Sommario:NZD/USD was 0.17% higher at the time of writing after rising from a low of 0.6144 to a new high of 0.6161 in Tokyo market trading. The focus is on the Federal Reserve today following Tuesday's inflation report, which showed stable core inflation.
Highlight
• NZD/USD rose in Tokyo as investors eyed the Fed.
• The Fed is the main event after the release of the main US CPI on Tuesday.
NZD/USD was 0.17% higher at the time of writing after rising from a low of 0.6144 to a new high of 0.6161 in Tokyo market trading. The focus is on the Federal Reserve today following Tuesday's inflation report, which showed stable core inflation.
Data shows that the US Consumer Price Index rose a slight 0.1% last month after rising 0.4% in April, the core CPI rose 0.4% in May, rising by the same margin for three consecutive months. However, the Greenback trimmed the initial weakening because this figure is too high to match the Fed's 2% inflation target, so there is still a possibility that the FOMC will allow another 25-bp hike at the outcome of the FOMC meeting.
''The kiwi rose slightly this morning, and despite some ups and downs yesterday due to the US CPI data, the foreign exchange market is much more volatile than the bond market, with the 10-year US government bond trading in the 15bp range yesterday,'' analysts at ANZ Bank explains.
Although US bond yields are now back near their late-May highs, that has not helped the USD, partly because while the data has reinforced market calls that the Fed will 'miss' tomorrow, it also suggests that we will see more tightening. Later, and that will ultimately slow down the US economy,' the analysts added.

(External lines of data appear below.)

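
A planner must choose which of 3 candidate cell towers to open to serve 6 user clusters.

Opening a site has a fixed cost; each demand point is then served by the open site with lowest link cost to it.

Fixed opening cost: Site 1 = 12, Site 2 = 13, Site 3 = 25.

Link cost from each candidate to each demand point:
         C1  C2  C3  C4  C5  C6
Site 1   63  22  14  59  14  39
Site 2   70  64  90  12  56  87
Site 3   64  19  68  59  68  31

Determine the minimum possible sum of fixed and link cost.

189

Open {Site 1, Site 2}: assign each demand point to its cheapest open site.
  C1→Site 1 63, C2→Site 1 22, C3→Site 1 14, C4→Site 2 12, C5→Site 1 14, C6→Site 1 39
  link cost 164, fixed 25 → total 189.
Compare {Site 1, Site 2, Site 3}: link cost 153 + fixed 50 = 203.
Compare {Site 1}: link cost 211 + fixed 12 = 223.
Compare {Site 1, Site 3}: link cost 200 + fixed 37 = 237.
All other subsets cost ≥ 203. Minimum total cost: 189.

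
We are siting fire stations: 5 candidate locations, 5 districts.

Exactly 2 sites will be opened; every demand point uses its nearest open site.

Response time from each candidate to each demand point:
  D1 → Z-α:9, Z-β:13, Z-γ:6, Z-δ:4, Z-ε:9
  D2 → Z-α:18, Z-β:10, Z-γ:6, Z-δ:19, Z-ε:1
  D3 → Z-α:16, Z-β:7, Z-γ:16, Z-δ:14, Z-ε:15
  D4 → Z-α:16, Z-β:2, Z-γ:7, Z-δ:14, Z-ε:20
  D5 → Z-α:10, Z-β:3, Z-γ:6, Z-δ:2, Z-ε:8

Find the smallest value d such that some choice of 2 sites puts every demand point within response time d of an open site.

9

Open {D1, D3}.
  Farthest demand point is Z-α at response time 9 (to D1); all others are ≤ 9.
With {D1, D4} the worst case is 9.
With {D1, D5} the worst case is 9.
No size-2 selection achieves below 9.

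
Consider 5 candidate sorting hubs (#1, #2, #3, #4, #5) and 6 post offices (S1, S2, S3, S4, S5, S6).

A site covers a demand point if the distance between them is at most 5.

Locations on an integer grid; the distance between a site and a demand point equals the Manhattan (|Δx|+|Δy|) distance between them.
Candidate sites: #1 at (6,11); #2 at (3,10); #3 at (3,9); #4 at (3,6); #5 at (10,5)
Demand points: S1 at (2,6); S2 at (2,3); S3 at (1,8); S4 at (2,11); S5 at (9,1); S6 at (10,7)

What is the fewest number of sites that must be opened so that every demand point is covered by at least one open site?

3

Coverage sets (demand points within 5 of each site):
  #1: {S4}
  #2: {S1, S3, S4}
  #3: {S1, S3, S4}
  #4: {S1, S2, S3}
  #5: {S5, S6}
No 2 sites suffice: every size-2 union leaves at least one demand point uncovered.
But {#1, #4, #5} covers everything, so the minimum is 3.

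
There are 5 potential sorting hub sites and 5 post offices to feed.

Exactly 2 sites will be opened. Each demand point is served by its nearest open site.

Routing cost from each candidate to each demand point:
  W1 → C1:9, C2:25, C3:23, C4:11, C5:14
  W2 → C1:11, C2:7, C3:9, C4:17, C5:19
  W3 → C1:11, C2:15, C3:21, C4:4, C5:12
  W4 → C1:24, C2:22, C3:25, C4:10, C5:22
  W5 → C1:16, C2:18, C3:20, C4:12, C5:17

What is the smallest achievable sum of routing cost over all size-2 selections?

Open {W2, W3}.
  C1→W2 11, C2→W2 7, C3→W2 9, C4→W3 4, C5→W3 12  ⇒ total 43.
Compare {W1, W2}: total 50.
Compare {W2, W4}: total 56.
No size-2 selection does better; minimum is 43.

43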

Regarding the Fed, the analysts at TD Securities said that they'maintain our long-held view that the Fed will tighten interest rates by 25bp in June to a range of 5.25%-5.50%. If the Fed decides to 'skip' the June meeting, we expect the decision to be accompanied by heavy communication , signalling a possible hike in July.
“Whether the Fed raises interest rates in June or July (or skips both), the USD is focused on nearing the end of the tightening campaign, which creates a risk of USD pullback in Semester 2,” said the analysts.